Depuis plusieurs mois, dans le contexte de ce qu’il est convenu d’appeler la « crise migratoire » – qu’il serait plus juste d’appeler une crise de l’accueil -, nous assistons à la recrudescence des poursuites judiciaires envers nos concitoyens qui font preuve de solidarité avec les exilés.
Ils sont, majoritairement, poursuivis sur le fondement de l’article L. 622-1 du code de l’entrée et du séjour des étrangers et du droit d’asile (CESEDA) qui punit de cinq ans d’emprisonnement et de 30 000 euros d’amende « toute personne qui aura, par aide directe ou indirecte, facilité ou tenté de faciliter l’entrée, la circulation ou le séjour irréguliers, d’un étranger en France ».
Les procès intentés à Cédric HERROU, Pierre-Alain MANNONI, Martine LANDRY et aux autres sont venus nous rappeler que, contrairement aux affirmations des ministres de l’Intérieur successifs, cette disposition du CESEDA n’est pas utilisée pour combattre les passeurs et réseaux criminels mais bien pour intimider les personnes solidaires.
Ces poursuites, qui ont abouti dans de trop nombreux cas à des condamnations, montrent également que les exemptions prévues à l’article L. 622-4 du code de l’entrée et du séjour des étrangers et du droit d’asile ne sont pas suffisantes pour protéger effectivement les personnes qui agissent de manière désintéressée, par simple humanité.
Comme le rappelle justement l’Anafé (Association nationale d’assistance aux frontières pour les étrangers), « ni trafiquantes, ni délinquantes, ces personnes, inquiétées, intimidées, poursuivies, défendent avant tout les droits humains. Elles agissent pour protéger les droits des personnes migrantes et réfugiées auxquels portent atteinte les autorités françaises. »
Les auteurs de la présente proposition de loi se sont rendus à Paris, à Calais, à Ouistreham, à Briançon, à Grande-Synthe et à Menton. Ils ont constaté les manquements de l’État, les violations répétées des droits des exilés, la négation de la législation nationale et internationale en matière de protection de l’enfance. Ils ont aussi rencontré ces femmes et ces hommes que, pour certains, rien ne destinait à devenir militants. Ces femmes et ces hommes qui ont un jour croisé une personne en détresse et qui ont décidé de lui apporter un peu d’aide.

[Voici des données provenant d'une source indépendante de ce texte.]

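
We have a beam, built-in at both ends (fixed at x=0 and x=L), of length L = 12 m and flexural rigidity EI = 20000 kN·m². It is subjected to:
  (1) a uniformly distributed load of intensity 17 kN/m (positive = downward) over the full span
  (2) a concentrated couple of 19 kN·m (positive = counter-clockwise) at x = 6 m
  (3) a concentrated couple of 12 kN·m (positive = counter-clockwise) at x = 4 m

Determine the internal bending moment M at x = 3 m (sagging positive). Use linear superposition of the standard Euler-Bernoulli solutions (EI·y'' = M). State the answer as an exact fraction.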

La lutte contre les passeurs, contre les trafiquants d’êtres humains, doit être menée sans relâche et toutes les ressources législatives doivent être mobilisées à cette fin. Il n’est pas inutile, à cet égard, de rappeler la grande richesse du code pénal en la matière.
Parallèlement, il n’est plus admissible que la solidarité reste encore un délit.
Par conséquent, il est indispensable que la loi soit modifiée afin de protéger réellement les actions humanitaires et désintéressées, ce qu’a visiblement échoué à faire la dernière loi adoptée en la matière le 31 décembre 2012 et qui poursuivait cet objectif. Il est urgent de mettre un terme définitif au délit de solidarité, comme le demande d’ailleurs la Commission nationale consultative des droits de l’homme (CNCDH) dans son avis en date du 4 juin 2017.
La présente proposition de loi a ainsi pour objet de supprimer définitivement l’incrimination de toute forme de solidarité.
L’article 1er propose une nouvelle rédaction de l’article L. 622-1 du CESEDA afin de préciser que les poursuites pourront être engagées contre toute personne qui aura agi sciemment et dans un but lucratif. Ceci en conformité avec la directive européenne 2002/90 CE du 28 novembre 2002 « définissant l’aide à l’entrée, au transit et au séjour irréguliers ».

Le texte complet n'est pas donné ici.